Die Arbeit behandelt den Wandel des Gewissensbegriffs in der Aufklärung, Schillers Philosophie des Gewissens, die Darstellung des Gewissenskonflikts bei den Räuberfiguren, Schillers Kritik an der Aufklärung und die Rolle von Vernunft und Gefühl im moralischen Handeln. Es wird der Konflikt zwischen einem lustfeindlichen, normorientierten Gewissen und menschlichen Bedürfnissen und Gefühlen beleuchtet, sowie der Übergang von einem religiös geprägten Gewissen zu einem, das sich an gesellschaftlicher Verantwortung orientiert.
Welche Kapitel umfasst die Arbeit?
Die Arbeit besteht aus einer Einleitung, einem Kapitel über das Gewissen in der Aufklärung, einem Kapitel über Schillers Gewissensphilosophie, einem Kapitel über den Gewissenskonflikt bei den Räuberfiguren (Franz Moor und Daniel) und einem Fazit. Die Einleitung führt in die Thematik ein und stellt die Hauptfiguren vor. Das Kapitel zum Gewissen in der Aufklärung beschreibt dessen Wandel während dieser Epoche. Das Kapitel zu Schiller analysiert seine Philosophie des Gewissens, während das Kapitel zu den Räuberfiguren deren Gewissenskonflikte im Detail untersucht.

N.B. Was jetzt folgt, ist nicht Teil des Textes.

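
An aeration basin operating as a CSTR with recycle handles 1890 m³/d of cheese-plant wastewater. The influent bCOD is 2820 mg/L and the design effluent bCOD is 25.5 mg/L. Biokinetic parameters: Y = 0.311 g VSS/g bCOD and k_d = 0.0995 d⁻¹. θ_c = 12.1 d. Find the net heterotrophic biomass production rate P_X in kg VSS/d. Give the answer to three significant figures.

P_X ≈ 745 kg VSS/d

The observed yield is Y_obs = Y/(1 + k_d·θ_c) = 0.311 / (1 + 0.0995 × 12.1) = 0.311 / 2.204 = 0.1411 g VSS per g bCOD removed.
Q·(S₀ − S) = 1890 × (2820 − 25.5) × 10⁻³ = 5282 kg/d removed.
So the net sludge growth is P_X = 0.1411 × 5282 = 745.3 kg VSS/d.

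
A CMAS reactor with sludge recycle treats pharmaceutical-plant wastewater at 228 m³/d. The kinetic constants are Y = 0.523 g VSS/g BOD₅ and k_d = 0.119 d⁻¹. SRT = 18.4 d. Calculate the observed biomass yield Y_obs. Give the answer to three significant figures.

Observed yield with endogenous decay: Y_obs = Y / (1 + k_d·θ_c) = 0.523 / (1 + 0.119 × 18.4) = 0.523 / 3.190 = 0.1640 g VSS/g BOD₅.

Y_obs ≈ 0.164 g VSS/g BOD₅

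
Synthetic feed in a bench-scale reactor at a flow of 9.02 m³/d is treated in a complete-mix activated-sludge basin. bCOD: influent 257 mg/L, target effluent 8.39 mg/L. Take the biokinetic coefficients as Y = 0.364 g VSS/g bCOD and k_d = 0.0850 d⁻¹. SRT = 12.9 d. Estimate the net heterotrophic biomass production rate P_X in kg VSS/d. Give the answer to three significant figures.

Y_obs = Y / (1 + k_d θ_c) = 0.364 / (1 + 0.0850 × 12.9) = 0.364 / 2.096 = 0.1736.
Substrate removed = Q·(S₀ − S) = 9.02 m³/d × (257 − 8.39) g/m³ = 2.24×10^3 g/d = 2.242 kg/d.
So the net sludge growth is P_X = 0.1736 × 2.242 = 0.3893 kg VSS/d.

P_X ≈ 0.389 kg VSS/d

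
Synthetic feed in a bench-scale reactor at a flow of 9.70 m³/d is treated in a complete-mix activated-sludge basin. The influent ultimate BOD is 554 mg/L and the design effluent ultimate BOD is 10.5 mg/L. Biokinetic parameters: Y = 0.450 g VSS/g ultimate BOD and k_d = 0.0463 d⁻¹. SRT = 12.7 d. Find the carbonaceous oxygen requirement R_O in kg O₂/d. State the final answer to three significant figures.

Y_obs = Y / (1 + k_d θ_c) = 0.450 / (1 + 0.0463 × 12.7) = 0.450 / 1.588 = 0.2834.
ΔS = 554 − 10.5 = 543.5 mg/L, so the substrate removal rate is 9.70 × 543.5/1000 = 5.272 kg ultimate BOD/d.
Biomass synthesised: P_X = Y_obs × 5.272 = 1.494 kg VSS/d.
Carbonaceous O₂ demand = substrate oxidised − cell-mass equivalent = 5.272 − 1.42 × 1.494 = 3.151 kg O₂/d.

R_O ≈ 3.15 kg O₂/d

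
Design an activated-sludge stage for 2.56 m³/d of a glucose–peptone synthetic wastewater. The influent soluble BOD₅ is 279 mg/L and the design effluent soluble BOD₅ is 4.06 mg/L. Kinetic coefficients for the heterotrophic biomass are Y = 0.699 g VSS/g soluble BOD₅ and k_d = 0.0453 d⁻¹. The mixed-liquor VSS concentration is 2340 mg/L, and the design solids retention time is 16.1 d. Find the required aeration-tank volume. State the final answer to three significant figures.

V ≈ 1.96 m³

Steady-state biomass mass balance: V·X·(1 + k_d·θ_c) = Y·Q·(S₀ − S)·θ_c, so V = 0.699 × 2.56 × (279 − 4.06) × 16.1 / [2340 × (1 + 0.0453 × 16.1)] = 7.92×10^3 / 4047 = 1.957 m³.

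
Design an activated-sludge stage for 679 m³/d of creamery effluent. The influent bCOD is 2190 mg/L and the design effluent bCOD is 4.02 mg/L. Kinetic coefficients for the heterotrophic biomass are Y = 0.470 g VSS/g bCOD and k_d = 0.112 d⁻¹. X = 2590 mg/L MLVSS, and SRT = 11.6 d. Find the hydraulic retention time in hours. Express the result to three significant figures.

Rearranging the biomass balance for a CMAS with decay, V = Y·Q·ΔS·θ_c / [X·(1+k_d θ_c)] = 0.470 × 679 × (2190 − 4.02) × 11.6 / [2590 × (1 + 0.112 × 11.6)] = 8.09×10^6 / 5955 = 1359 m³.
Hydraulic retention time τ = V/Q = 1359 / 679 = 2.001 d = 48.03 h.

τ ≈ 48.0 h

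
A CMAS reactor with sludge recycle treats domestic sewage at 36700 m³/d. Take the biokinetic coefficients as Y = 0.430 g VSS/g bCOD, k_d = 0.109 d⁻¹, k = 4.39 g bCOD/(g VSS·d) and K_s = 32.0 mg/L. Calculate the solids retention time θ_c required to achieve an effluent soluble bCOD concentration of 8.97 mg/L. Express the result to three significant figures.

From 1/θ_c = Y·k·S/(K_s + S) − k_d: Y·k·S/(K_s+S) = 0.430 × 4.39 × 8.97 / (32.0 + 8.97) = 0.4133 d⁻¹.
1/θ_c = 0.4133 − 0.109 = 0.3043 d⁻¹, so θ_c = 3.286 d.

θ_c ≈ 3.29 d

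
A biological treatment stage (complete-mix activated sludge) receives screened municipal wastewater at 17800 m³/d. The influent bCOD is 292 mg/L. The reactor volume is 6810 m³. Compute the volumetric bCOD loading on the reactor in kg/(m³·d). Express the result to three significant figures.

L_v ≈ 0.763 kg bCOD/(m³·d)

Volumetric loading L_v = Q·S₀ / V = 17800 × 292 g/m³ / 6810 m³ = 763.2 g/(m³·d) = 0.7632 kg bCOD/(m³·d).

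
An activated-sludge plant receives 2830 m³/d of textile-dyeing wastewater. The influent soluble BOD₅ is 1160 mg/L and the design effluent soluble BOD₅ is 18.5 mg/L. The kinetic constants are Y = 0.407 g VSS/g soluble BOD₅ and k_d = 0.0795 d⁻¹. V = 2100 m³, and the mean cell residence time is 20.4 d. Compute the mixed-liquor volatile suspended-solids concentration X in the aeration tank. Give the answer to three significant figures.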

Wie wird Schillers Philosophie des Gewissens dargestellt?
Schillers Philosophie des Gewissens wird als kritische Auseinandersetzung mit der einseitigen Betonung der Vernunft in der Aufklärung dargestellt. Die Arbeit betont die Bedeutung von Gefühlen, Wünschen und dem Unbewussten im menschlichen Handeln und den anthropologischen Konflikt zwischen idealer Willensfreiheit und den Grenzen des menschlichen Daseins. Schillers Fokus auf die „Gesamtheit aller Affekte“ des Menschen und deren Auswirkungen auf das Gewissen wird hervorgehoben.
Welche Rolle spielen Vernunft und Gefühl?
Die Arbeit untersucht den Spannungsbogen zwischen Vernunft und Gefühl im moralischen Handeln. Sie analysiert, wie sich der Wandel des Gewissensbegriffs in der Aufklärung auf das Verhältnis von Vernunft und Gefühl auswirkt und wie Schiller diese Aspekte in seinen Figuren und deren Handlungsweisen darstellt.
Welche Schlüsselwörter beschreiben die Arbeit?
Schlüsselwörter sind: Gewissen, Aufklärung, Friedrich Schiller, Die Räuber, Franz Moor, Daniel, Vernunft, Gefühl, Moral, Anthropologie, Willensfreiheit, Sturm und Drang, Religion, Gesellschaftliche Verantwortung.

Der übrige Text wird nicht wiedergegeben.